Now it should come as no surprise that the circles of bureaucrats, intellectuals, and elite tastemakers in charge of state-backed opera have, collectively, tastes and priorities rather distinct from those in the broader and not-much-overlapping group of people who spend their own privately-earned money -- often quite a lot of it -- to support the art here. (Of course, this apparently has come as a big -- and nasty -- surprise to many a Euro-mandarin who's come to head an American arts organization, most recently Pam Rosenberg in San Francisco, so maybe it's not so obvious.)

What is different is not, I think, the range of tastes within a group -- every view in my original taxonomy is held, I think, everywhere -- but their balance. Many people come to the opera, give money, and stay loyal to the art because they just love the physical pleasure of the right voice. These are not, except perhaps for Jay Nordlinger, the people who end up writing opera reviews, not least because this sort of pleasure is too elemental to be verbal. I know a bunch of people like this: they may thrill to Jenufa as much as anyone, but in the end what they really want is to hear an echo of some particular primal tenor/soprano/whatnot sound that means "opera", preferably in a comfortingly familiar piece.

This perspective on opera is not, as I say, well represented in the official discourse, though it sort of runs amok on Opera-L (and the wierd hair-splitting and absolutism on such matters reinforces my sense of the futility of talk thereon). But something like it is probably held by most of the domestic audience. Here, where administrators are accountable, that has mattered -- what has been on stage has generally reflected this public taste.

*     *     *

And yet this singer-centric traditionalist view has never sustained the Met on its own. There have always been additional draws, and additional threads: glamour, novelty, one sort of musico-dramatic rigor succeeding another. The house has needed all of these to stay afloat.

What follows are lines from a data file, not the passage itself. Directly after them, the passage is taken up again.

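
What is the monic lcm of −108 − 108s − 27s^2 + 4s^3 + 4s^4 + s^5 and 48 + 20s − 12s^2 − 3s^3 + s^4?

Euclidean algorithm in ℚ[s]:
  s^5 + 4s^4 + 4s^3 − 27s^2 − 108s − 108 = (s + 7)(s^4 − 3s^3 − 12s^2 + 20s + 48) + (37s^3 + 37s^2 − 296s − 444)
  s^4 − 3s^3 − 12s^2 + 20s + 48 = ((1/37)s − 4/37)(37s^3 + 37s^2 − 296s − 444) + (0)
Last nonzero remainder: 37s^3 + 37s^2 − 296s − 444. Dividing through by 37 gives the monic gcd s^3 + s^2 − 8s − 12.
Then lcm(f, g) = f·g / gcd(f, g); expanding and making the result monic gives the answer.

432 + 324s − 43s^3 − 12s^4 + s^6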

But none before Gelb have proposed to set one of these principles above singing, to Europeanize the house and its sense of opera. For though Gelb is American, with a much better understanding of American institutions than Gerard Mortier is likely ever to show, and though he may make odd bragging pronouncements about European houses, his respin of this house and its values clearly reflects a European sensibility. His imported new stars (Damrau, Netrebko, Gheorghiu), the emphasis on looks and versimilitude, and not least his taking for granted or worse the wishes of his core audience speak for themselves.

Now the reason for all this is clear: the core audience is stuck and -- with the post-9/11 drop in foreign tourism -- insufficient, while the marginal audience is the group that loves novelty, both real and imagined. But as a politician who keeps his eye always on putative swing voters may find himself abandoned by his base, so Gelb may find a nasty surprise in his house's future. Maybe not -- perhaps the repeated boom cycles of the "new economy" have created a entire class of novelty-loving arts-lovers-with-money -- but then it would just be opera that suffers.

In this thicket Gelb may be hampered by his sincerity. Why shouldn't he, as he seems to, believe in theatricality -- the true live charge of opera -- as its true being? As you may have noticed from reading this blog, I pretty much do myself. And yet the other perspectives on opera are also true, and there's no reason seasons shouldn't cater to all, in sequence or together. A man of his press savvy can surely sell all of opera's truths. The art is too big, too varied for a global monoculture, particularly one against the wishes of so many enthusiasts.